Somalia may be an arid and environmentally challenged country, but its strategic location and long coastline is a major asset. How these improbable pirates came to fulfill the country’s manifest destiny is a long if circular story.
To begin with, during the Cold War, Somalia’s proximity to Arabia and the shipping lanes connecting Europe to its oil attracted superpower competition.
The Soviet Union befriended President Siad Barre during his scientific socialism phase (or “camel-sharing,” to use the local term). All Somalis were jalle, brothers — actually brothers-in-arms — after the Soviets provided weaponry that made Somalia Africa’s most militarised nation.
But some brothers were more jalle than others. In 1978, against the advice of his generals, Barre crossed the line and invaded the Ogaden to liberate the jalle in Ethiopia, who also belonged to his wife’s clan.
When Barre denied involvement during a visit to the Kremlin, his hosts produced aerial photographs pinpointing the Somali army’s positions.
The Soviets flip-flopped. Together with their Cuban protégés, they launched the largest single logistical operation in military history to support their new Afro-Marxist comrades in Ethiopia. The comrades scorched the jalle invaders.
The survivors limped home, leaving behind the hundreds of bombed out tanks and burning armoured cars testifying to Barre’s ill-advised gambit. Barre squashed an attempted coup by disillusioned army officers, and then executed the Majertain clan top brass.
The survivors escaped across the border, where Barre’s brother diktator, Mengistu Haile Mariam, funded an armed liberation movement led by the former army colonel, Abdullahi Yusuf.
Barre switched his support to clan-based militias (i.e., Darod clan militias) to stay in power; conservative Arab governments pitched in with small arms (i.e. AK-47s) worth $450 million.
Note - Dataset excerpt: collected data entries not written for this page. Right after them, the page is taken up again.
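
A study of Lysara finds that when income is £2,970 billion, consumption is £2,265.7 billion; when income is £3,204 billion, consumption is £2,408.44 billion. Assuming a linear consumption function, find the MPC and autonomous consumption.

MPC = ΔC/ΔY = (2408.44 − 2265.7)/(3204 − 2970) = 142.74/234 = 0.61
a = C − MPC·Y = 2265.7 − 0.61(2970) = 2265.7 − 1811.7 = 454

MPC = 0.61; a = 454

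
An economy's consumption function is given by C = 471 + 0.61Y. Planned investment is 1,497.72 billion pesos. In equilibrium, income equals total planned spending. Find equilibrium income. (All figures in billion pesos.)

Y = 5048

Y = C + I = 471 + 0.61Y + 1497.72
Y − 0.61Y = 1968.72
0.39Y = 1968.72, so Y = 1968.72/0.39 = 5048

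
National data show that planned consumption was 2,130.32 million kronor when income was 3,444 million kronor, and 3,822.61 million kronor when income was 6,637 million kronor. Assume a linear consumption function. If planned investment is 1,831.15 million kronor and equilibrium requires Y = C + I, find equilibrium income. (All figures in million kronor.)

MPC = (3822.61 − 2130.32)/(6637 − 3444) = 1692.29/3193 = 0.53
a = 2130.32 − 0.53(3444) = 305
Equilibrium: Y = 305 + 0.53Y + 1831.15
0.47Y = 2136.15, so Y = 2136.15/0.47 = 4545

Y = 4545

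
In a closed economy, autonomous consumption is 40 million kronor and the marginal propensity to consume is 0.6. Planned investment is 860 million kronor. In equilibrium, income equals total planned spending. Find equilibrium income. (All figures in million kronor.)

Y = 2250

Y = C + I = 40 + 0.6Y + 860
Y − 0.6Y = 900
0.4Y = 900, so Y = 900/0.4 = 2250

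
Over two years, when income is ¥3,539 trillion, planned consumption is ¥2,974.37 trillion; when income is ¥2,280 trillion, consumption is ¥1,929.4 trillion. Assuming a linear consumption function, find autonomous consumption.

MPC = ΔC/ΔY = (2974.37 − 1929.4)/(3539 − 2280) = 1044.97/1259 = 0.83
a = C − MPC·Y = 1929.4 − 0.83(2280) = 1929.4 − 1892.4 = 37

a = 37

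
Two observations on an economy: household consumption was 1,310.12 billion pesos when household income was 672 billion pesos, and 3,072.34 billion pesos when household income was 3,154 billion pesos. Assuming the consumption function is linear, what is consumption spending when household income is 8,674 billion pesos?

MPC = (3072.34 − 1310.12)/(3154 − 672) = 1762.22/2482 = 0.71
a = 1310.12 − 0.71(672) = 1310.12 − 477.12 = 833
C = 833 + 0.71(8674) = 833 + 6158.54 = 6991.54

C = 6991.54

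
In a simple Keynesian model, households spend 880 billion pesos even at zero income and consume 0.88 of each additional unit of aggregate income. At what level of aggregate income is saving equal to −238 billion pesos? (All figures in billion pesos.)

Y = 5350

S = Y − C = -880 + 0.12Y
-880 + 0.12Y = -238, so 0.12Y = 642 and Y = 5350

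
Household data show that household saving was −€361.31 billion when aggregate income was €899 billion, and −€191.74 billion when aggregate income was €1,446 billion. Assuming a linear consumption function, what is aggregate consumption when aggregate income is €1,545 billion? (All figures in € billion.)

MPS = ΔS/ΔY = (-191.74 − (-361.31))/(1446 − 899) = 169.57/547 = 0.31
MPC = 1 − MPS = 0.69
Autonomous saving = -361.31 − 0.31(899) = -640, so a = 640
C = 640 + 0.69(1545) = 640 + 1066.05 = 1706.05

C = 1706.05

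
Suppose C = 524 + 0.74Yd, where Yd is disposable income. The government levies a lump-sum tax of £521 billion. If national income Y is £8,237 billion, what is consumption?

Yd = Y − T = 8237 − 521 = 7716
C = 524 + 0.74(7716) = 524 + 5709.84 = 6233.84

C = 6233.84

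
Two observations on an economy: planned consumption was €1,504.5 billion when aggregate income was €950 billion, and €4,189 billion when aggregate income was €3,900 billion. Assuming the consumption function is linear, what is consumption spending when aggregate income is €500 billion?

C = 1095

MPC = (4189 − 1504.5)/(3900 − 950) = 2684.5/2950 = 0.91
a = 1504.5 − 0.91(950) = 1504.5 − 864.5 = 640
C = 640 + 0.91(500) = 640 + 455 = 1095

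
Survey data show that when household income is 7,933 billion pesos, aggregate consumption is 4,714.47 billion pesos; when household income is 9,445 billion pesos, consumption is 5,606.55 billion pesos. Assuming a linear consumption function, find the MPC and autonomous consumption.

MPC = ΔC/ΔY = (5606.55 − 4714.47)/(9445 − 7933) = 892.08/1512 = 0.59
a = C − MPC·Y = 4714.47 − 0.59(7933) = 4714.47 − 4680.47 = 34

MPC = 0.59; a = 34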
Consistent with the law predicting that most policies end up producing the opposite results, jalle camel-sharing ended up reviving the monolithic status of the segmentary lineage and clans in Somali society, enabling Barre to hold on for another 15 years — a period during which conditions in Somalia in general declined.
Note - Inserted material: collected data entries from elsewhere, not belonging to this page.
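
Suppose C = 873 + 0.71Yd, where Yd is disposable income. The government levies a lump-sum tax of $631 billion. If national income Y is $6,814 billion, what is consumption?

Yd = Y − T = 6814 − 631 = 6183
C = 873 + 0.71(6183) = 873 + 4389.93 = 5262.93

C = 5262.93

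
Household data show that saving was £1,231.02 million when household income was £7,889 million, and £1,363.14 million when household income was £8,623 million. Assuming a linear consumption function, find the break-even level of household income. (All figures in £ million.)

Y = 1050

MPS = ΔS/ΔY = (1363.14 − 1231.02)/(8623 − 7889) = 132.12/734 = 0.18
MPC = 1 − MPS = 0.82
From S(7889) = 1231.02: −a + 0.18(7889) = 1231.02, so a = 1420.02 − 1231.02 = 189
Break-even (S = 0): Y = a/MPS = 189/0.18 = 1050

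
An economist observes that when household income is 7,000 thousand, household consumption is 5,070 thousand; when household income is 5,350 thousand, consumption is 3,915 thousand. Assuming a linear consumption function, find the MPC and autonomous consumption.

MPC = ΔC/ΔY = (5070 − 3915)/(7000 − 5350) = 1155/1650 = 0.7
a = C − MPC·Y = 3915 − 0.7(5350) = 3915 − 3745 = 170

MPC = 0.7; a = 170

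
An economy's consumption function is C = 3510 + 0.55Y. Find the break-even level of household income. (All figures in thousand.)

Y = 7800

At break-even, C = Y: 3510 + 0.55Y = Y
0.45Y = 3510, so Y = 3510/0.45 = 7800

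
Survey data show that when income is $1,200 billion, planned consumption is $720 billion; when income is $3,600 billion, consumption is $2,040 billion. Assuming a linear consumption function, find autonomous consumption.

a = 60

MPC = ΔC/ΔY = (2040 − 720)/(3600 − 1200) = 1320/2400 = 0.55
a = C − MPC·Y = 720 − 0.55(1200) = 720 − 660 = 60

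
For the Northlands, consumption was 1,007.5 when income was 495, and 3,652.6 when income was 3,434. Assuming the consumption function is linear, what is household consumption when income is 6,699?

C = 6591.1

MPC = (3652.6 − 1007.5)/(3434 − 495) = 2645.1/2939 = 0.9
a = 1007.5 − 0.9(495) = 1007.5 − 445.5 = 562
C = 562 + 0.9(6699) = 562 + 6029.1 = 6591.1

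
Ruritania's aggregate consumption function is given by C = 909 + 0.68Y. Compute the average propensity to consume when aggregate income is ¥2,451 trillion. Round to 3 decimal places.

APC = 1.051

C = 909 + 0.68(2451) = 2575.68
APC = C/Y = 2575.68/2451 = 1.051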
But after Mohammed Farah Aideed’s Hawiye Habr Gedir dislodged Afwein (meaning “Big Mouth,” the dictator’s nickname) for good in January 1993, things began to seriously go south. Both literally, in regard to the thousands of refugees pouring into Kenya, and more figuratively in the case of the civil war erupting in the capital, Mogadishu.
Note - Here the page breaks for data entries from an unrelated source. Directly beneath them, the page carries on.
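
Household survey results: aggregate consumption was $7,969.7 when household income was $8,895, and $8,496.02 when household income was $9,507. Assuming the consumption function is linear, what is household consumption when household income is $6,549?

MPC = (8496.02 − 7969.7)/(9507 − 8895) = 526.32/612 = 0.86
a = 7969.7 − 0.86(8895) = 7969.7 − 7649.7 = 320
C = 320 + 0.86(6549) = 320 + 5632.14 = 5952.14

C = 5952.14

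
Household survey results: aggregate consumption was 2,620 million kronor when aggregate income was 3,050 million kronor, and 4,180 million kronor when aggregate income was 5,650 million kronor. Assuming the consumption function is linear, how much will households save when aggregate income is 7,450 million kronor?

MPC = (4180 − 2620)/(5650 − 3050) = 1560/2600 = 0.6
a = 2620 − 0.6(3050) = 2620 − 1830 = 790
C = 790 + 0.6(7450) = 5260
S = 7450 − 5260 = 2190

S = 2190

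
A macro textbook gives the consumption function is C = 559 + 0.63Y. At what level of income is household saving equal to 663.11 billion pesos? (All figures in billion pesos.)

Y = 3303

S = Y − C = -559 + 0.37Y
-559 + 0.37Y = 663.11, so 0.37Y = 1222.11 and Y = 3303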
The conflict provided the backdrop for the benignly entitled US intervention, Operation Restore Hope, which culminated with the battle Somalis dubbed Ma Alinti Ranga and Ridley Scott depicted on the silver screen under the title, Black Hawk Down.
We need to highlight two aspects of the failed special forces mission to capture the warlord Aideed:
One, the retreat of the international community from Somalia following the extended street fight between the rangers and his Habr Gedr clan; and, two, the contrast between the clan’s unseemly parading of the corpse of the fallen helicopter pilot and the capture of another pilot by a mooryan militia, who treated their captive’s wounds before collecting a ransom for returning him to the US command. Mooryan refers to gangs not affiliated to a particular clan — arguably the best prototype for understanding the Pirates of Puntland phenomenon.